O’Sullivan followed by car. On the way, she received a text message that Eygi had died.

“We were just novices,” she says.

“We would stay together. That was the plan. She was my buddy, and our job was to protect each other. But I guess I failed that, right?”

‘I don’t know why they chose Ayşenur’

O’Sullivan didn’t expect the situation to escalate. But it was “seeing that same brutality played out again and again in occupied West Bank” that she struggles to comprehend.

She says a 13-year-old Palestinian girl named Bana was killed on the same day by Israeli forces in a separate incident.

“We did not know that while we were grieving the loss of our friend surrounded by the attention of many journalists, Bana’s family were quietly grieving nearby,” O’Sullivan says.

“This, I soon learned, was part and parcel of daily life for Palestinians under occupation.”

O’Sullivan says she has never felt so angry in her life.
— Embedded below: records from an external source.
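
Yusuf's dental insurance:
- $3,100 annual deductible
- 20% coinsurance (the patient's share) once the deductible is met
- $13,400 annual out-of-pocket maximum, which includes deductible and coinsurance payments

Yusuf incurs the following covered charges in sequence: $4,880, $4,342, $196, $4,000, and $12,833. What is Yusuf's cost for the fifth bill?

$2,566.60

Claim 1 ($4,880): $3,100 to deductible, leaving $1,780; coinsurance $1,780 × 20% = $356. Patient pays $3,456; OOP now $3,456.
Claim 2 ($4,342): deductible met; 20% of $4,342 = $868.40. Cost to patient: $868.40. OOP to date $4,324.40.
Claim 3 ($196): 20% coinsurance on $196 = $39.20. Patient pays $39.20; OOP now $4,363.60.
Claim 4 ($4,000): 20% coinsurance on $4,000 = $800. Cost to patient: $800. OOP to date $5,163.60.
Claim 5 ($12,833): deductible met; 20% of $12,833 = $2,566.60. Cost to patient: $2,566.60. OOP to date $7,730.20.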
“The occupation force had immediately admitted and acknowledged they had shot,” she says. “But that it was an accident. They said the international volunteers were violent. And I know both are lies.”

When Eygi was shot, “we were nowhere near the chaos,” O’Sullivan says.
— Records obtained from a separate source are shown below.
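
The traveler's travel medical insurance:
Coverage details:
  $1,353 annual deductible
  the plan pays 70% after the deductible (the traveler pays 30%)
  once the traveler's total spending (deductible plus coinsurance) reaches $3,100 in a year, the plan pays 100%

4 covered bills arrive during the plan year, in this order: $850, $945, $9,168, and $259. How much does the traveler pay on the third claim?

$1,614.40

#1 ($850): all of it applies to the deductible. Cost to traveler: $850. OOP to date $850.
#2 ($945): $503 finishes the deductible; $442 goes to coinsurance; coinsurance $442 × 30% = $132.60. Traveler owes $635.60 (running OOP $1,485.60).
#3 ($9,168): deductible already satisfied, so traveler's share is 30% × $9,168 = $2,750.40. That would push OOP to $4,236, over the $3,100 cap, so traveler pays $3,100 − $1,485.60 = $1,614.40.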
“We were in an olive grove, standing at the back. There were even volunteers in front of us – maybe they were more hidden, I don’t know. I don’t know why they chose Ayşenur.

“They would have known she was a volunteer. There weren’t any women protesters. They were young boys, and they were not hiding, they were, very differently, standing in the open air.”

Israel has repeatedly been accused of deliberately firing on journalists, aid and healthcare workers, and United Nations peacekeepers. A UN investigation found Israel broke international law when an Israeli tank fired two 120mm rounds at a group of “clearly identifiable journalists,” killing one, in Lebanon last year.

The incident in Beita was O’Sullivan’s first introduction to the West Bank, just a few days into her arrival. She stayed volunteering for another six weeks.

“I’m not a political analyst, and I’m not going to pretend to be,” she says. “But I am a mother, and a social worker.”

When she thinks of the Palestinian boys teargassed for protesting, she is struck by the fact that “they are younger than my children”.

“There were these well-equipped soldiers, state-of-the-art equipment provided by the west, standing at the vantage point of being at the top of the hill.

“And the boys, it was their defiance and their courage, with nothing more than a rock in their hands and a voice to shout with.”

And when she thinks of Eygi, she remembers “what she came here to do”.

“If the world can’t see that this is an atrocity, and this is one we should all be standing up and speaking out against, then I think I would go back to that place of despair where I was six months ago.”

Among the international volunteers was a common hope that, after leaving the West Bank, “we would go back and be able to tell the story of what we witnessed”.

“I know that is what Ayşenur wanted to do. So I am hoping that I can do it for both of us.”